Well, it may have happened to you too: you begin writing a story and you are absolutely into it. You write for days, possessed by your muse and then, at some point… No inspiration, no words, no ideas. Nothing anymore.
You realize the story as you imagined it, has flaws.
Well, wanna hear a secret?
Every story has flaws.
In the beginning at least.
The Real Reason Why You’re Stuck
If you are stuck in the middle of your story and you lost your hope and will, there can be only one deep reason, apart from the mythological writer’s block: you don’t know what you are supposed to write anymore.
Because you realized you were on the wrong path, maybe.
Now, that’s something that can happen both to planners – like me – or to pantsers, and for both types of writers, I think the key is forcing yourself to focus only on that single story, for some time.

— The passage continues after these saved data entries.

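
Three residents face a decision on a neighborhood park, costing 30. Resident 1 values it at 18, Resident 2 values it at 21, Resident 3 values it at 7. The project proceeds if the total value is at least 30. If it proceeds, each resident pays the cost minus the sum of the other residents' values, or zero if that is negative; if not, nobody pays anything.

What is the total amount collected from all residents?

Total value 46 ≥ cost 30, so it is built.
Resident 1: others sum to 28; max(0, 30 - 28) = 2.
Resident 2: others sum to 25; max(0, 30 - 25) = 5.
Resident 3: others sum to 39; max(0, 30 - 39) = 0.
Total collected = 2 + 5 + 0 = 7.

7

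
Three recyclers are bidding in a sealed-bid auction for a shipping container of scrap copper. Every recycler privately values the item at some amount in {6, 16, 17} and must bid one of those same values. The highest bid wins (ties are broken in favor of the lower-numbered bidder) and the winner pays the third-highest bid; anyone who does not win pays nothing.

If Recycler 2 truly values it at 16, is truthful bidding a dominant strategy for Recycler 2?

Consider the case where Recycler 1 bids 6 and Recycler 3 bids 17.
Truthful bid 16: loses, pays 0, utility 0.
Bid 17 instead: wins, pays 6, utility 16 - 6 = 10.
Since 10 > 0, bidding 17 is strictly better here, so truthful bidding is not dominant.

No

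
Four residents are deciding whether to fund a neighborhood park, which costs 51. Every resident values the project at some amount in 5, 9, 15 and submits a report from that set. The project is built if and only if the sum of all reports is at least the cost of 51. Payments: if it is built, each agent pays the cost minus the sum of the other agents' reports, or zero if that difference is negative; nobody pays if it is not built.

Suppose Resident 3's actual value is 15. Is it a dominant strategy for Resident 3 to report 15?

Check each profile of the others' reports and compare truth against every alternative report.
Others report (9, 15, 15): truth gives 3, best alternative gives 0.
Others report (15, 9, 15): truth gives 3, best alternative gives 0.
Others report (15, 15, 9): truth gives 3, best alternative gives 0.
Others report (15, 15, 15): truth gives 9, best alternative gives 9.
Others report (5, 5, 5): truth gives 0, best alternative gives 0.
Others report (5, 5, 9): truth gives 0, best alternative gives 0.
(Remaining 21 profiles checked similarly; truth is weakly best in each.)
In every case the truthful report is at least as good as any alternative, so it is a dominant strategy.

Yes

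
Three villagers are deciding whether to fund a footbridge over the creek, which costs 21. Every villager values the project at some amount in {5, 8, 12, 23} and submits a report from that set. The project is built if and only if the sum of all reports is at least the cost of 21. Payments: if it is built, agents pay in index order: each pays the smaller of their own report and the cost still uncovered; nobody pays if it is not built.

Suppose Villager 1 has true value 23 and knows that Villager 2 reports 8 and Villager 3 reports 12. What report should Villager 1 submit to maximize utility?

5

Report 5: project built, pays 5, utility 23 - 5 = 18.
Report 8: project built, pays 8, utility 23 - 8 = 15.
Report 12: project built, pays 12, utility 23 - 12 = 11.
Report 23: project built, pays 21, utility 23 - 21 = 2.
The best choice is 5 with utility 18.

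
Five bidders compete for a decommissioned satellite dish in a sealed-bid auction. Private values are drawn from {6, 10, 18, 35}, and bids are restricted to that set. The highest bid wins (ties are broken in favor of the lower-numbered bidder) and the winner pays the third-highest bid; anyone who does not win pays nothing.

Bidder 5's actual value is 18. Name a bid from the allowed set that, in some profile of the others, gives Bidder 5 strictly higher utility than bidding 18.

Suppose Bidder 1 bids 6, Bidder 2 bids 6, Bidder 3 bids 6 and Bidder 4 bids 18.
Bid 18: loses, pays 0, utility 0.
Bid 35: wins, pays 6, utility 18 - 6 = 12.
So bidding 35 beats truth here (12 > 0).

35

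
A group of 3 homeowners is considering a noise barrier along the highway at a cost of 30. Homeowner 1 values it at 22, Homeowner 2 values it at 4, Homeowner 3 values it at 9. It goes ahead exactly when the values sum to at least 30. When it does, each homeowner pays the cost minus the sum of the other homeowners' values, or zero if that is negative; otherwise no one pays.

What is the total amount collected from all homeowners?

21

Total value 35 ≥ cost 30, so it is built.
Homeowner 1: others sum to 13; max(0, 30 - 13) = 17.
Homeowner 2: others sum to 31; max(0, 30 - 31) = 0.
Homeowner 3: others sum to 26; max(0, 30 - 26) = 4.
Total collected = 17 + 0 + 4 = 21.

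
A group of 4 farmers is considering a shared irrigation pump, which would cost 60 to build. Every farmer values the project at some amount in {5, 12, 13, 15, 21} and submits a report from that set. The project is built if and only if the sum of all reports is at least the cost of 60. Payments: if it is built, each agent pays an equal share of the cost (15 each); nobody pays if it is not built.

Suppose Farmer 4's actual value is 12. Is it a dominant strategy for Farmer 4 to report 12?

Consider the case where Farmer 1 reports 12, Farmer 2 reports 15 and Farmer 3 reports 21.
Truthful report 12: project built, pays 15, utility 12 - 15 = -3.
Report 5 instead: project not built, utility 0.
Since 0 > -3, reporting 5 is strictly better here, so truthful reporting is not dominant.

No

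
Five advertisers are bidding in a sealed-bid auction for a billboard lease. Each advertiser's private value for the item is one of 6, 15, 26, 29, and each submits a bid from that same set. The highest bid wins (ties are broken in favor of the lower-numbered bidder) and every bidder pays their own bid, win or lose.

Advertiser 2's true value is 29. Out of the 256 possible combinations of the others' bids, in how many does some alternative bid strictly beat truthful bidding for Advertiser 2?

Others bid (6, 6, 6, 6): truth gives 0; bid 15 gives 14 > 0. Violating.
Others bid (6, 6, 6, 15): truth gives 0; bid 15 gives 14 > 0. Violating.
Others bid (6, 6, 6, 26): truth gives 0; bid 26 gives 3 > 0. Violating.
Others bid (6, 6, 15, 6): truth gives 0; bid 15 gives 14 > 0. Violating.
Others bid (6, 6, 6, 29): truth gives 0; no alternative beats it.
Others bid (6, 6, 15, 29): truth gives 0; no alternative beats it.
(Checking all 256 profiles: 118 have a profitable deviation, 138 do not.)

118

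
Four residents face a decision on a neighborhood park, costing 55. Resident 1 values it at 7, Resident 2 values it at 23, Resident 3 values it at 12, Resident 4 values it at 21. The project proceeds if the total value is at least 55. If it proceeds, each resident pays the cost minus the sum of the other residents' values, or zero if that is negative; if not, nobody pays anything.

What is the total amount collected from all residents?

32

Total value 63 ≥ cost 55, so it is built.
Resident 1: others sum to 56; max(0, 55 - 56) = 0.
Resident 2: others sum to 40; max(0, 55 - 40) = 15.
Resident 3: others sum to 51; max(0, 55 - 51) = 4.
Resident 4: others sum to 42; max(0, 55 - 42) = 13.
Total collected = 0 + 15 + 4 + 13 = 32.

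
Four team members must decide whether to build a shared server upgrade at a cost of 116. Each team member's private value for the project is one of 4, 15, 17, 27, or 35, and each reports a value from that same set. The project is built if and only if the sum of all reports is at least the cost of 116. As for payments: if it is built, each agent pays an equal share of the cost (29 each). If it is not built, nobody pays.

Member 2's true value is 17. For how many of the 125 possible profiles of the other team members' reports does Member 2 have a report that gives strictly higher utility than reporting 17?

Others report (35, 35, 35): truth gives -12; report 4 gives 0 > -12. Violating.
Others report (4, 4, 4): truth gives 0; no alternative beats it.
Others report (4, 4, 15): truth gives 0; no alternative beats it.
(Checking all 125 profiles: 1 has a profitable deviation, 124 do not.)

1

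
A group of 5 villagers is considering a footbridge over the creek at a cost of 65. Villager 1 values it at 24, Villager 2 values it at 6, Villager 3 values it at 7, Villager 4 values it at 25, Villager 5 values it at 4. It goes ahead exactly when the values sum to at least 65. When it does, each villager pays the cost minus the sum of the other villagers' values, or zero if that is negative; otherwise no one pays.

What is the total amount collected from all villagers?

61

Total value 66 ≥ cost 65, so it is built.
Villager 1: others sum to 42; max(0, 65 - 42) = 23.
Villager 2: others sum to 60; max(0, 65 - 60) = 5.
Villager 3: others sum to 59; max(0, 65 - 59) = 6.
Villager 4: others sum to 41; max(0, 65 - 41) = 24.
Villager 5: others sum to 62; max(0, 65 - 62) = 3.
Total collected = 23 + 5 + 6 + 24 + 3 = 61.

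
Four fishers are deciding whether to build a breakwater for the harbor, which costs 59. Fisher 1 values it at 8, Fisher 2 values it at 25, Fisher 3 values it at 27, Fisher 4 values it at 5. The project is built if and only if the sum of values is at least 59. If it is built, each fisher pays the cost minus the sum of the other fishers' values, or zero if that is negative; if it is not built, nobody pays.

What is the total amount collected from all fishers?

Total value 65 ≥ cost 59, so it is built.
Fisher 1: others sum to 57; max(0, 59 - 57) = 2.
Fisher 2: others sum to 40; max(0, 59 - 40) = 19.
Fisher 3: others sum to 38; max(0, 59 - 38) = 21.
Fisher 4: others sum to 60; max(0, 59 - 60) = 0.
Total collected = 2 + 19 + 21 + 0 = 42.

42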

That could sound strange to you: too many other writers in such moments suggest to leave the story aside for some time and dedicate yourself to write something different.
Get yourself some time to focus on that single story. A week, two weeks, a month. Do nothing else than thinking about ideas for that story, and keep your writing in shape with simple, not-demanding writing exercise.
You’ll eventually find the solution to your impasse.
For this to work, it’s better to do it in a structured way.
Write down the list of each chapter/scene of your story with only one sentence describing them, so that you can “re-experience” your tale from beginning to end in just a couple of minutes (a simple version of what you should do during the information consistency check phase, yes!)
Put it in your smartphone or in a small paper notebook, put it on something you always carry with you.
Then every time you have an idea, even if it seems strange, add it.
Do not write it, yet.
Let your ideas grow inside you. Read and re-read your summary until some of the ideas make sense together.
And then, once you have it, there’s no excuse anymore.
Write it till the end.
On a side note, sometimes, it makes sense to leave a story halfway through. I did it with “Huntress“, because even if I knew (and still know) where I wanted to head to, I wanted to do something different.
I’ll finish it, sooner or later, probably. But In this case, it’s simply not the right time for me to write that ending.